The latest example of Mr Woods’ bias against Barnabas Fund was that in reporting the July 2018 Snaresbrook trial “not guilty” verdict on Friday 4 August 2018, he chose to mention Patrick Sookhdeo’s single previous conviction but did not say that Patrick is appealing this and has always maintained his innocence. We are in any event advised that as Patrick’s conviction was spent years ago, the continued references to it may be a breach of Patrick’s human rights but again this was not mentioned.
Christian Today claims that it aims to “be objective and fair in our reporting, rather than sensationalist or polarising” and yet it is hard to see anything objective, fair or uniting in the articles written by its editor Mark Woods about Patrick Sookhdeo and Barnabas Fund. It also states that it aims to help its readers “respond to the world in a Christ-like way”.
In contrast to these sentiments, Barnabas Fund is concerned that Christian Today and Mr Woods may not be being completely frank about the funding and purpose of Christian today and its real agenda. This concern is shared by a number of respected journalists and church leaders who have themselves raised numerous questions about Christian Today including:
- Why is Christian Today no longer allowed to be a member of the Evangelical Alliance?
- Will Christian Today now fully and frankly disclose the true extent of its historic and current links with the South Korean sect leader David Jang (whose followers are believed to have claimed that he is the Second Coming of Christ)? Articles making this claim appeared in the Church of England Newspaper, Anglican Mainstream, VirtueOnline and Christianity Today. The subject of Christian Today’s links with David Jang have not been addressed by Mark Woods in spite of many questions. It is unfair that Mr Woods is so vocal on various other issues, but is silent when it comes to his own position or that of his employer. Is Mr Woods’ salary, for example, being paid directly - or indirectly - by David Jang, his supporters or any of the numerous other organisations founded by Mr Jang?
- Christian Today is listed as owned by Christian Today Ltd in the UK, but on the Companies House website it is clear that it has insufficient funds to be operational.
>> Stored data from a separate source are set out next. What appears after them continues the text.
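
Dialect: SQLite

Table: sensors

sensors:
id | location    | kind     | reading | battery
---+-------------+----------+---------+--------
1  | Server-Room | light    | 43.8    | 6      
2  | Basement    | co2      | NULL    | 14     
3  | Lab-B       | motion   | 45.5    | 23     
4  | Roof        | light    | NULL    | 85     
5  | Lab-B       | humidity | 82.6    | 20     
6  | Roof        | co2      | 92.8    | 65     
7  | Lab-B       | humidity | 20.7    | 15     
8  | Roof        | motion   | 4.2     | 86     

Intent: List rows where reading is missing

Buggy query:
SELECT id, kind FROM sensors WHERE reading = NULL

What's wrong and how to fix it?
Bug: '= NULL' is always unknown in SQL three-valued logic, so no rows match

Fix: Replace '= NULL' with 'IS NULL'

Corrected query:
SELECT id, kind FROM sensors WHERE reading IS NULL

Result:
id | kind 
---+------
2  | co2  
4  | light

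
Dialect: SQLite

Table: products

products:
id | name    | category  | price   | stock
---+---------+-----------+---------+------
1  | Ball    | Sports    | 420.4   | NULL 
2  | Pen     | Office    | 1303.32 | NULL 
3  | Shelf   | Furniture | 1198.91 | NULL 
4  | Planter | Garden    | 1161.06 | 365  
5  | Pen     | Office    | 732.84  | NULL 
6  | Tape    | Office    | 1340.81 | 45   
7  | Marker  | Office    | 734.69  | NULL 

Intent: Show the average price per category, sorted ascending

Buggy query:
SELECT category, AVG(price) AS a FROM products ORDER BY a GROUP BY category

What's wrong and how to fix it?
Bug: ORDER BY appears before GROUP BY; SQL clause order requires GROUP BY first

Fix: Move ORDER BY to the end, after GROUP BY

Corrected query:
SELECT category, AVG(price) AS a FROM products GROUP BY category ORDER BY a

Result:
category  | a       
----------+---------
Sports    | 420.4   
Office    | 1027.915
Garden    | 1161.06 
Furniture | 1198.91 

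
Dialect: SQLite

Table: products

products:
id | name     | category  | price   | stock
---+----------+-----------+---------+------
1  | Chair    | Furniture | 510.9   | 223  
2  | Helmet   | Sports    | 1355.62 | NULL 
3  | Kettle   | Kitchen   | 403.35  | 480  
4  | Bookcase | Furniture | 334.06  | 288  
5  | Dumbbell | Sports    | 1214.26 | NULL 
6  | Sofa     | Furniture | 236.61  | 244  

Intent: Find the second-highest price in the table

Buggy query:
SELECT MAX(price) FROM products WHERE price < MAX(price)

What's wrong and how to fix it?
Bug: MAX(price) on the right of the comparison is an aggregate-in-WHERE error

Fix: Put the inner MAX in a scalar subquery

Corrected query:
SELECT MAX(price) FROM products WHERE price < (SELECT MAX(price) FROM products)

Result:
MAX(price)
----------
1214.26   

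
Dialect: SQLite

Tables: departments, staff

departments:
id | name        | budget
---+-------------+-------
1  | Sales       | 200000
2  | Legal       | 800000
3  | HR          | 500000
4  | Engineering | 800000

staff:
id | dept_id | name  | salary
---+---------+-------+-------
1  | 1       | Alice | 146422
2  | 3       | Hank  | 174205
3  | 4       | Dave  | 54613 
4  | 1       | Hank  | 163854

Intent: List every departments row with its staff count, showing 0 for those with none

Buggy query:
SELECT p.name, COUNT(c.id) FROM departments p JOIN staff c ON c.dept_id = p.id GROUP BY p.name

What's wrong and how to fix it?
Bug: INNER JOIN drops departments rows that have no matching staff rows

Fix: Use LEFT JOIN so parents without children still appear (COUNT(c.id) gives 0)

Corrected query:
SELECT p.name, COUNT(c.id) FROM departments p LEFT JOIN staff c ON c.dept_id = p.id GROUP BY p.name

Result:
name        | COUNT(c.id)
------------+------------
Engineering | 1          
HR          | 1          
Legal       | 0          
Sales       | 2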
Where does Christian Today get its funding from? We understand that that Christian Today are part of the Christian Media Corporation International (www.cmcigroup.com), as is the Christian Post.
We thank God that the unique ministry of Barnabas Fund has continued to grow as we address the needs of persecuted Christians in so many parts of the world. We find of course that hostility and discrimination against Christians are experienced even in countries that have historically prized religious freedom. And we believe that Dr Sookhdeo has been targeted for attacks and vitriolic criticism, at least in part, because of his faithfulness to the Gospel.